Electronic Journal of Differential Equations, 
Vol. 2020 (2020), No. 04, pp. 1-19.

Title: Convergence of approximate solutions to  nonlinear Caputo nabla fractional
       difference equations with boundary conditions

Authors: Xiang Liu (Sun Yat-Sen Univ., Guangzhou, China)
         Baoguo Jia (Sun Yat-Sen Univ., Guangzhou, China)
         Scott Gensler (Univ. of Nebraska, Kearney, NE, USA)
         Lynn Erbe (Univ. of Nebraska, Lincoln, NE, USA)

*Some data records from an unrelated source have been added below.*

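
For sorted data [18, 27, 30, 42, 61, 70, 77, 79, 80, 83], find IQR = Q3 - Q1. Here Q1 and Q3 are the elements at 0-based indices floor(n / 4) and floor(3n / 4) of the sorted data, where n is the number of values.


The data has n = 10 elements.
Q1 index = floor(10 / 4) = floor(2.5) = 2; Q3 index = floor(3 * 10 / 4) = floor(7.5) = 7
Q1 = element at index 2 = 30
Q3 = element at index 7 = 79
IQR = 79 - 30 = 49
Final answer: 49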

         Allan Peterson (Univ. of Nebraska, Lincoln, NE, USA)

Abstract:
 This article studies a boundary value problem for a
 nonlinear Caputo nabla fractional difference equation.
 We obtain quadratic convergence results for this equation
 using the generalized quasi-linearization method.

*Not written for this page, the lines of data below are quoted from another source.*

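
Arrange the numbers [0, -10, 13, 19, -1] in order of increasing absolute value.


Compute absolute values:
  |0| = 0
  |-10| = 10
  |13| = 13
  |19| = 19
  |-1| = 1
Absolute values in increasing order: 0 < 1 < 10 < 13 < 19
Listing the original numbers in that order gives the answer.
Final answer: [0, -1, -10, 13, 19]


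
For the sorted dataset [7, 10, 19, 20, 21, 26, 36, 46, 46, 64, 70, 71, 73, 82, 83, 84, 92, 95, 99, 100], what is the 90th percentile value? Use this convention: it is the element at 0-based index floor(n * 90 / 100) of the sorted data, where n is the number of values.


The dataset has n = 20 elements.
Index = floor(20 * 90 / 100) = floor(1800 / 100) = floor(18) = 18
Counting from index 0 in the sorted data, the element at index 18 is 99.
Final answer: 99


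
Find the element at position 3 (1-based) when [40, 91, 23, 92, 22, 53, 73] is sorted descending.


Sort descending: [92, 91, 73, 53, 40, 23, 22]
The 3rd element (1-indexed) is at index 2.
Value = 73
Final answer: 73


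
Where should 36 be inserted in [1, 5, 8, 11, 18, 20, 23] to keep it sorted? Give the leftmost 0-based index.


List is sorted: [1, 5, 8, 11, 18, 20, 23]
We need the leftmost position where 36 can be inserted, i.e. the first index whose element is >= 36 (or the end of the list if none is).
Binary search with low=0, high=7 (0-based indices):
  low=0, high=7, mid=3: a[3]=11 < 36, so low = 4
  low=4, high=7, mid=5: a[5]=20 < 36, so low = 6
  low=6, high=7, mid=6: a[6]=23 < 36, so low = 7
Now low = high = 7, so the insertion index is 7.
Final answer: 7


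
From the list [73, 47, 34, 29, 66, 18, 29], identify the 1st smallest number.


Sort ascending: [18, 29, 29, 34, 47, 66, 73]
The 1st element (1-indexed) is at index 0.
Value = 18
Final answer: 18


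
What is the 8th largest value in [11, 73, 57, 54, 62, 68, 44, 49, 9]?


Sort descending: [73, 68, 62, 57, 54, 49, 44, 11, 9]
The 8th element (1-indexed) is at index 7.
Value = 11
Final answer: 11


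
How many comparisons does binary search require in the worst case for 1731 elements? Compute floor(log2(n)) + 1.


Binary search halves the search space each step.
Maximum comparisons = floor(log2(1731)) + 1
log2(1731) = 10.7574
floor(log2(1731)) = 10, so 10 + 1 = 11
Final answer: 11


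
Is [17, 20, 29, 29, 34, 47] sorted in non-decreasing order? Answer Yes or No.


Check consecutive pairs:
  17 <= 20? True
  20 <= 29? True
  29 <= 29? True
  29 <= 34? True
  34 <= 47? True
Every consecutive pair is in order, so the list is non-decreasing.
Final answer: Yes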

 Further, we obtain the convergence of the sequences is potentially
 improved by the Gauss-Seidel method.
 A numerical example illustrates our main results.
 
Submitted January 11, 2019. Published January 10, 2020.
Math Subject Classifications: 39A12, 39A70.
Key Words: Caputo nabla fractional difference equation; upper and lower solution;
           generalized quasi-linearization method; Gauss-Seidel method.